Lors de la récente canicule au Royaume-Uni, ceux qui ont eu la chance de vivre près d'une piscine en plein air ont profité d'un oasis bleu et rafraîchissant. Aujourd'hui, un groupe de 20 députés travaillistes, soutenu par la Fabian Society, veut que les compagnies des eaux financent la renaissance des piscines perdues de Grande-Bretagne, garantissant que ce soulagement ne soit pas réservé à une élite privilégiée.

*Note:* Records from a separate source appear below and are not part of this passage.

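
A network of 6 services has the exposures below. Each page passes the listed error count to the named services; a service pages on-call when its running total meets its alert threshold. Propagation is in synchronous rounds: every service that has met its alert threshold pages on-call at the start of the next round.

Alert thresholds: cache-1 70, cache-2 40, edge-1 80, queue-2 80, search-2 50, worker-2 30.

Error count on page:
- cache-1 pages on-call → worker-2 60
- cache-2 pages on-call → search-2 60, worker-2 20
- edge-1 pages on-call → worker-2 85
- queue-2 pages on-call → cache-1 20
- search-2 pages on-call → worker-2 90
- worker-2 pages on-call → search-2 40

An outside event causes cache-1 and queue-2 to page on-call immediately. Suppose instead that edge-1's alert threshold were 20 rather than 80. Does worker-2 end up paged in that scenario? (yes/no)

With edge-1's alert threshold at 20:
Round 1 — cache-1, queue-2 page on-call (initial).
  worker-2: +60 → 60 ≥ 30
Round 2 — worker-2 pages on-call.
  search-2: +40 → 40 < 50
No further pages.

yes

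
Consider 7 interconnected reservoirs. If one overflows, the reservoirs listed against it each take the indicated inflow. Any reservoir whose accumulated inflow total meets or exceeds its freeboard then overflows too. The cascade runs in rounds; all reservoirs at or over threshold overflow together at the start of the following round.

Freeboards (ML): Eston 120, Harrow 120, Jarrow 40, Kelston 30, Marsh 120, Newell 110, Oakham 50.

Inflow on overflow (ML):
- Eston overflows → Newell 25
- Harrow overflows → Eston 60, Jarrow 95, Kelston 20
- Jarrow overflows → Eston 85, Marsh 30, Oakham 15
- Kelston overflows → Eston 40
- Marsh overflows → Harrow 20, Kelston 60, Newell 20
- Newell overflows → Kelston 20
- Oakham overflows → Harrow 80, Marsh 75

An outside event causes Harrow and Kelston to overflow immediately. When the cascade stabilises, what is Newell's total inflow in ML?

25

Round 1 — Harrow, Kelston overflow (initial).
  Eston: +60+40 → 100 < 120
  Jarrow: +95 → 95 ≥ 40
Round 2 — Jarrow overflows.
  Eston: +85 → 185 ≥ 120
  Marsh: +30 → 30 < 120
  Oakham: +15 → 15 < 50
Round 3 — Eston overflows.
  Newell: +25 → 25 < 110
No further overflows.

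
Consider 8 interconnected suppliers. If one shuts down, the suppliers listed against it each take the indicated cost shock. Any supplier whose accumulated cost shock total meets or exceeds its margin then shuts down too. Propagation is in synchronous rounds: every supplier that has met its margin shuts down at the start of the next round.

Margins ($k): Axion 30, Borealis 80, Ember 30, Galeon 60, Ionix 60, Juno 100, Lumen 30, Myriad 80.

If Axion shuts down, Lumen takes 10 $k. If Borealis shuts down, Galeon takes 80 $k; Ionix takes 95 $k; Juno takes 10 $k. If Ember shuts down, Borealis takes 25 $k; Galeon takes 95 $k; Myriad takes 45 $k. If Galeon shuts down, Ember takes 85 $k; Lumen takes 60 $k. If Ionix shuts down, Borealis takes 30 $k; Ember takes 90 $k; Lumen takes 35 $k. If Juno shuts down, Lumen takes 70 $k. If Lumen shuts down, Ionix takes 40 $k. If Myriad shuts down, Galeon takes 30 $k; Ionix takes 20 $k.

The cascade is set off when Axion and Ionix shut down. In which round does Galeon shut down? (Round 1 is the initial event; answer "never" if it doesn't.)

3

Round 1 — Axion, Ionix shut down (initial).
  Borealis: +30 → 30 < 80
  Ember: +90 → 90 ≥ 30
  Lumen: +10+35 → 45 ≥ 30
Round 2 — Ember, Lumen shut down.
  Borealis: +25 → 55 < 80
  Galeon: +95 → 95 ≥ 60
  Myriad: +45 → 45 < 80
Round 3 — Galeon shuts down.
No further shutdowns.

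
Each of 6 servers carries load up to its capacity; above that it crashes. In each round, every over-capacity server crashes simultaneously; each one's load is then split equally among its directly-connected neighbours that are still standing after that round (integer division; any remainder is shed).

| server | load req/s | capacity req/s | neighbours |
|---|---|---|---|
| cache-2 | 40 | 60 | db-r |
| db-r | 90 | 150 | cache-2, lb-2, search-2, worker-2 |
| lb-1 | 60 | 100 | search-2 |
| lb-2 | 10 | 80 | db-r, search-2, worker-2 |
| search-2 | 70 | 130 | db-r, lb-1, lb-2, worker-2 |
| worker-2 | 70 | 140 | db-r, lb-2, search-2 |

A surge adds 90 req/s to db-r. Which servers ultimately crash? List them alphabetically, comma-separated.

Round 1 — db-r at 180 > 150. db-r crashes.
  db-r sheds 180 req/s to cache-2, lb-2, search-2, worker-2: 45 each.
    cache-2: 40+45 = 85 > 60
    lb-2: 10+45 = 55 ≤ 80
    search-2: 70+45 = 115 ≤ 130
    worker-2: 70+45 = 115 ≤ 140
Round 2 — cache-2 crashes.
  cache-2 sheds 85 req/s: no online neighbours, lost.
No further crashes.

cache-2, db-r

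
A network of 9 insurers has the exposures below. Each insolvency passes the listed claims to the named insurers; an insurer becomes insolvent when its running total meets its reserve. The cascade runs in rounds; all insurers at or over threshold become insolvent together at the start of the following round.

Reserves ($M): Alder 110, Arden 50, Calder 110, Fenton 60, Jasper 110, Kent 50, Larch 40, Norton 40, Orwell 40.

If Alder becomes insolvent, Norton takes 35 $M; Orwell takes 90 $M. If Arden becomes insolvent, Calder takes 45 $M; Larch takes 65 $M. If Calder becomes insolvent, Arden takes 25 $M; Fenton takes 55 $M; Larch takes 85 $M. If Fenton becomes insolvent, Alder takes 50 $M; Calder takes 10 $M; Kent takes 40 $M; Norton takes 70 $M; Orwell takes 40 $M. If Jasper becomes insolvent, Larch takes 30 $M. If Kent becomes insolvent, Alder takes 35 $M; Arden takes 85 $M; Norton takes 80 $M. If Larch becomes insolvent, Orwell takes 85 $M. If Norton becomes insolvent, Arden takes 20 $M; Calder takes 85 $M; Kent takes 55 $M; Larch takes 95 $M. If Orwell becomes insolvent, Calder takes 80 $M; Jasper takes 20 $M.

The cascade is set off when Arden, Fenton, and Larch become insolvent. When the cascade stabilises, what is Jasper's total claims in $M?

20

Round 1 — Arden, Fenton, Larch become insolvent (initial).
  Alder: +50 → 50 < 110
  Calder: +45+10 → 55 < 110
  Kent: +40 → 40 < 50
  Norton: +70 → 70 ≥ 40
  Orwell: +40+85 → 125 ≥ 40
Round 2 — Norton, Orwell become insolvent.
  Calder: +85+80 → 220 ≥ 110
  Jasper: +20 → 20 < 110
  Kent: +55 → 95 ≥ 50
Round 3 — Calder, Kent become insolvent.
  Alder: +35 → 85 < 110
No further insolvencies.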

Un nouveau rapport de la Fabian Society appelle Andy Burnham - pressenti pour devenir le prochain Premier ministre - à utiliser le prochain projet de loi sur l'eau pour obliger les compagnies des eaux à financer des lieux de baignade publics comme les piscines. Ces beautés Art déco, construites dans les années 1930, étaient bon marché, joyeuses et conçues pour la santé publique. Mais dans les années 1980, près des deux tiers étaient à l'abandon ou démolis. Sur plus de 300 piscines dans les années 1930, seul un tiers environ était encore ouvert en 1990.

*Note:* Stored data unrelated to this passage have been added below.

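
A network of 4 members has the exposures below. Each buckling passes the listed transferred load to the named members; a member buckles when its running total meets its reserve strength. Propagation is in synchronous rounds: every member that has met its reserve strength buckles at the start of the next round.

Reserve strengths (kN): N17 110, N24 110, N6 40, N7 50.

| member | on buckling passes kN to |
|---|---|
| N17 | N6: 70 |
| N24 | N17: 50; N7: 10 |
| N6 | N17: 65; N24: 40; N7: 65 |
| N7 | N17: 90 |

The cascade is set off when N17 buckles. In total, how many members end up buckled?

Round 1 — N17 buckles (initial).
  N6: +70 → 70 ≥ 40
Round 2 — N6 buckles.
  N24: +40 → 40 < 110
  N7: +65 → 65 ≥ 50
Round 3 — N7 buckles.
No further bucklings.

3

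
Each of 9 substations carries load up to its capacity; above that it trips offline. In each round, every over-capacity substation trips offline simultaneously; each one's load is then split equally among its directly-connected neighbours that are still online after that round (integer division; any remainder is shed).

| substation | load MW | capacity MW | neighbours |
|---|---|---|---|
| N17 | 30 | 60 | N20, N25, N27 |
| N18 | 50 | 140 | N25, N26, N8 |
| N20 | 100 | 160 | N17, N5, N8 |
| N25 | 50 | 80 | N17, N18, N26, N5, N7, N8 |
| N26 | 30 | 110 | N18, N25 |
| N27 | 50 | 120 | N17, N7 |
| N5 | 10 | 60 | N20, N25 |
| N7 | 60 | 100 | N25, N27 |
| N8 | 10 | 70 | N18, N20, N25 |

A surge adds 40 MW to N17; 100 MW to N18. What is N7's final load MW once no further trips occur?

Round 1 — N17 at 70 > 60; N18 at 150 > 140. N17, N18 trip offline.
  N17 sheds 70 MW to N20, N25, N27: 23 each (1 lost).
    N20: 100+23 = 123 ≤ 160
    N25: 50+23 = 73 ≤ 80
    N27: 50+23 = 73 ≤ 120
  N18 sheds 150 MW to N25, N26, N8: 50 each.
    N25: 73+50 = 123 > 80
    N26: 30+50 = 80 ≤ 110
    N8: 10+50 = 60 ≤ 70
Round 2 — N25 trips offline.
  N25 sheds 123 MW to N26, N5, N7, N8: 30 each (3 lost).
    N26: 80+30 = 110 ≤ 110
    N5: 10+30 = 40 ≤ 60
    N7: 60+30 = 90 ≤ 100
    N8: 60+30 = 90 > 70
Round 3 — N8 trips offline.
  N8 sheds 90 MW to N20: 90 each.
    N20: 123+90 = 213 > 160
Round 4 — N20 trips offline.
  N20 sheds 213 MW to N5: 213 each.
    N5: 40+213 = 253 > 60
Round 5 — N5 trips offline.
  N5 sheds 253 MW: no online neighbours, lost.
No further trips.

90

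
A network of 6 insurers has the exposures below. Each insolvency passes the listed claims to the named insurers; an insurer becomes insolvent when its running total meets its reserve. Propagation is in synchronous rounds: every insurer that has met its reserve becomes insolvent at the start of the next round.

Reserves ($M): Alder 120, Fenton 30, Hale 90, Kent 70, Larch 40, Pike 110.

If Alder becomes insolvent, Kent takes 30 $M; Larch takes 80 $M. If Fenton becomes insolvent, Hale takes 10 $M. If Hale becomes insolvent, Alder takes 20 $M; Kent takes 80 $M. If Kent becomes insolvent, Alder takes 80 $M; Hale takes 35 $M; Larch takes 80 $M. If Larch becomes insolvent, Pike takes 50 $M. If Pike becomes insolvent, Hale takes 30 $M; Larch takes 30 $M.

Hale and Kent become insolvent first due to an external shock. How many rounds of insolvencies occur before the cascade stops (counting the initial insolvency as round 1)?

Round 1 — Hale, Kent become insolvent (initial).
  Alder: +20+80 → 100 < 120
  Larch: +80 → 80 ≥ 40
Round 2 — Larch becomes insolvent.
  Pike: +50 → 50 < 110
No further insolvencies.

2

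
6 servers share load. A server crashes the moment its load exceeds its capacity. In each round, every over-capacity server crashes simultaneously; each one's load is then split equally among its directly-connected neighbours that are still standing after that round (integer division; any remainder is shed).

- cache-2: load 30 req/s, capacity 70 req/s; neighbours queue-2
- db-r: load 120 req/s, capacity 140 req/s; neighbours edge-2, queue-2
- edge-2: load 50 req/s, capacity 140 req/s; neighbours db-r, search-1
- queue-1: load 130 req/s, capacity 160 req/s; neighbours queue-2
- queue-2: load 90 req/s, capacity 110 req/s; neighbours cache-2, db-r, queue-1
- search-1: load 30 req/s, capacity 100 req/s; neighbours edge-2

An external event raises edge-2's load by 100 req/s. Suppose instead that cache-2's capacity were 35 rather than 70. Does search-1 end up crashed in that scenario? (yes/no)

With cache-2's capacity at 35:
Round 1 — edge-2 at 150 > 140. edge-2 crashes.
  edge-2 sheds 150 req/s to db-r, search-1: 75 each.
    db-r: 120+75 = 195 > 140
    search-1: 30+75 = 105 > 100
Round 2 — db-r, search-1 crash.
  db-r sheds 195 req/s to queue-2: 195 each.
    queue-2: 90+195 = 285 > 110
  search-1 sheds 105 req/s: no online neighbours, lost.
Round 3 — queue-2 crashes.
  queue-2 sheds 285 req/s to cache-2, queue-1: 142 each (1 lost).
    cache-2: 30+142 = 172 > 35
    queue-1: 130+142 = 272 > 160
Round 4 — cache-2, queue-1 crash.
  cache-2 sheds 172 req/s: no online neighbours, lost.
  queue-1 sheds 272 req/s: no online neighbours, lost.
No further crashes.

yes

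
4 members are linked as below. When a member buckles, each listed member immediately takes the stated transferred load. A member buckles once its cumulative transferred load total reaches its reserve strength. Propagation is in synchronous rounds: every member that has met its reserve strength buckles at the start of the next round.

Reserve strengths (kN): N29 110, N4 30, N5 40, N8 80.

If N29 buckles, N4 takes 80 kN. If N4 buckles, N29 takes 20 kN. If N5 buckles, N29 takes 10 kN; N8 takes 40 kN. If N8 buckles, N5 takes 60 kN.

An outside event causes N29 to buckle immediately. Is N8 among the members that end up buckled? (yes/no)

no

Round 1 — N29 buckles (initial).
  N4: +80 → 80 ≥ 30
Round 2 — N4 buckles.
No further bucklings.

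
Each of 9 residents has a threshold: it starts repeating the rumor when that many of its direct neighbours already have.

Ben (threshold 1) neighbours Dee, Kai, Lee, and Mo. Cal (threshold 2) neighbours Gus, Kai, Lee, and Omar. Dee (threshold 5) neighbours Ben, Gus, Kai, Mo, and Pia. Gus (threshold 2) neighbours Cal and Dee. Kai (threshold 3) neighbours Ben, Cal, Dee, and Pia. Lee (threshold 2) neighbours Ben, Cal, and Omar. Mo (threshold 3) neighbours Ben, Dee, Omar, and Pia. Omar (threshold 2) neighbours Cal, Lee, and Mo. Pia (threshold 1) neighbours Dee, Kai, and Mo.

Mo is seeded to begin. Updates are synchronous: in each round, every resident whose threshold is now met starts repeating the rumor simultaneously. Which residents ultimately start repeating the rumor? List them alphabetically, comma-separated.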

Certaines piscines ferment encore aujourd'hui, bien que les communautés se battent. La piscine de Tooting Bec, la plus grande piscine extérieure d'eau douce du Royaume-Uni, a été sauvée dans les années 1990 par un club de natation qui a repris sa gestion hivernale moins rentable. L'ancienne ministre conservatrice Penny Mordaunt a fait campagne pendant des années pour rouvrir la piscine de Hillsea à Portsmouth - apparaissant même à la télévision en maillot de bain pour l'émission Splash afin de collecter des fonds. Elle a finalement ouvert cette année.

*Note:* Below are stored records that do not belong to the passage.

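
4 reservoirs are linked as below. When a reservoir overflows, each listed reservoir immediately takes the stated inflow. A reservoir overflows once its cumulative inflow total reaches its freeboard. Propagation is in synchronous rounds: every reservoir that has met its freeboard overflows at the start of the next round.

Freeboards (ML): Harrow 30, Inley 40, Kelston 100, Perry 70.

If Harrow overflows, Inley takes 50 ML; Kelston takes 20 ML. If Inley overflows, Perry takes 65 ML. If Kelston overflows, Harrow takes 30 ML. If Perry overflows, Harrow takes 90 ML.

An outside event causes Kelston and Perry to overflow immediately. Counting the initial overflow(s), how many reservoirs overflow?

4

Round 1 — Kelston, Perry overflow (initial).
  Harrow: +30+90 → 120 ≥ 30
Round 2 — Harrow overflows.
  Inley: +50 → 50 ≥ 40
Round 3 — Inley overflows.
No further overflows.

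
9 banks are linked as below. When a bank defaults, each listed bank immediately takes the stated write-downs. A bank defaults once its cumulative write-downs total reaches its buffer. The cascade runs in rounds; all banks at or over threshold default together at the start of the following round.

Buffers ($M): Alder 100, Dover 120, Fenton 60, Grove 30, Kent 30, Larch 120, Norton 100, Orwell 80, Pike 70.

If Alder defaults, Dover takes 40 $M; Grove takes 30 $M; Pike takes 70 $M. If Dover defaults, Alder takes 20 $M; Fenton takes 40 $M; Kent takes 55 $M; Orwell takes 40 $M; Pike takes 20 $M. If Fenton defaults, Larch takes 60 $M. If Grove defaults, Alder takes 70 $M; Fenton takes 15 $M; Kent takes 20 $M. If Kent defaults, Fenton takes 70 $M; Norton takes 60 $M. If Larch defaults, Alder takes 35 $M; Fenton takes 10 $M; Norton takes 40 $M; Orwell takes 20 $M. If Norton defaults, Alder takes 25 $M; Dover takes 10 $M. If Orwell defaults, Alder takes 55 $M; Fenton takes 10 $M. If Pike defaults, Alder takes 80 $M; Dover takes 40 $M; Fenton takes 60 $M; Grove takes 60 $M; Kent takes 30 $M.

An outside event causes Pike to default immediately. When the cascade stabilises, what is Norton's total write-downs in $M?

60

Round 1 — Pike defaults (initial).
  Alder: +80 → 80 < 100
  Dover: +40 → 40 < 120
  Fenton: +60 → 60 ≥ 60
  Grove: +60 → 60 ≥ 30
  Kent: +30 → 30 ≥ 30
Round 2 — Fenton, Grove, Kent default.
  Alder: +70 → 150 ≥ 100
  Larch: +60 → 60 < 120
  Norton: +60 → 60 < 100
Round 3 — Alder defaults.
  Dover: +40 → 80 < 120
No further defaults.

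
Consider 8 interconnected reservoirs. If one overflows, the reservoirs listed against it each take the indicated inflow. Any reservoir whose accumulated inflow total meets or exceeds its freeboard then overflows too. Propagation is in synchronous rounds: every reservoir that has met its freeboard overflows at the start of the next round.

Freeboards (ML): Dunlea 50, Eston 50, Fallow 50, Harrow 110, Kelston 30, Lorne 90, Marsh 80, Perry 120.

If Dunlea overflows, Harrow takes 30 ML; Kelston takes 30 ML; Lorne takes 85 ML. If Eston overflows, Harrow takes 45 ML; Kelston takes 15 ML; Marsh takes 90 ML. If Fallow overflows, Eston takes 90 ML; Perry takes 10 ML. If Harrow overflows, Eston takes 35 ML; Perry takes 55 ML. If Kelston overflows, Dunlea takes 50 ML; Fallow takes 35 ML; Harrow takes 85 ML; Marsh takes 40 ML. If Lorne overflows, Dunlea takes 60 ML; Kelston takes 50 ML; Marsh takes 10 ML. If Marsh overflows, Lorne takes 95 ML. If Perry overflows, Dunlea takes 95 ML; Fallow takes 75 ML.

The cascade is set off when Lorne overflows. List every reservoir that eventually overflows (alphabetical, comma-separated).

Dunlea, Harrow, Kelston, Lorne

Round 1 — Lorne overflows (initial).
  Dunlea: +60 → 60 ≥ 50
  Kelston: +50 → 50 ≥ 30
  Marsh: +10 → 10 < 80
Round 2 — Dunlea, Kelston overflow.
  Fallow: +35 → 35 < 50
  Harrow: +30+85 → 115 ≥ 110
  Marsh: +40 → 50 < 80
Round 3 — Harrow overflows.
  Eston: +35 → 35 < 50
  Perry: +55 → 55 < 120
No further overflows.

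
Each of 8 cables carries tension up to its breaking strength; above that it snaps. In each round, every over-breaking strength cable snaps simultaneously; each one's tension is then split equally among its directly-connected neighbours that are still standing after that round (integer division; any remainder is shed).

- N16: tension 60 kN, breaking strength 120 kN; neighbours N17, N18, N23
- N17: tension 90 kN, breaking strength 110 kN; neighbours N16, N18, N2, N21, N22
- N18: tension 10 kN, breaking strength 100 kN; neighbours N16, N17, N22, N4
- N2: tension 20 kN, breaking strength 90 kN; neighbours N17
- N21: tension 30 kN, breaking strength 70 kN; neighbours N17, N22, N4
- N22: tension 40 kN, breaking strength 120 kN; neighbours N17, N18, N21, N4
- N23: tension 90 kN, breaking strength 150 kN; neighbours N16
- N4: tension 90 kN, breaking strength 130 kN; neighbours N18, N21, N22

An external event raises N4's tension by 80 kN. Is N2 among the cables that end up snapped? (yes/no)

no

Round 1 — N4 at 170 > 130. N4 snaps.
  N4 sheds 170 kN to N18, N21, N22: 56 each (2 lost).
    N18: 10+56 = 66 ≤ 100
    N21: 30+56 = 86 > 70
    N22: 40+56 = 96 ≤ 120
Round 2 — N21 snaps.
  N21 sheds 86 kN to N17, N22: 43 each.
    N17: 90+43 = 133 > 110
    N22: 96+43 = 139 > 120
Round 3 — N17, N22 snap.
  N17 sheds 133 kN to N16, N18, N2: 44 each (1 lost).
    N16: 60+44 = 104 ≤ 120
    N18: 66+44 = 110 > 100
    N2: 20+44 = 64 ≤ 90
  N22 sheds 139 kN to N18: 139 each.
    N18: 110+139 = 249 > 100
Round 4 — N18 snaps.
  N18 sheds 249 kN to N16: 249 each.
    N16: 104+249 = 353 > 120
Round 5 — N16 snaps.
  N16 sheds 353 kN to N23: 353 each.
    N23: 90+353 = 443 > 150
Round 6 — N23 snaps.
  N23 sheds 443 kN: no online neighbours, lost.
No further breaks.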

Andrew Pakes, député travailliste de Peterborough, a sauvé la piscine de sa ville de la mise sous cocon et dirige désormais un groupe de députés dont les piscines sont menacées. « Ma piscine de Peterborough a eu 90 ans cette année et a failli fermer il y a deux ans », a-t-il déclaré. « 1 500 personnes l'ont utilisée le lundi férié de la semaine dernière. »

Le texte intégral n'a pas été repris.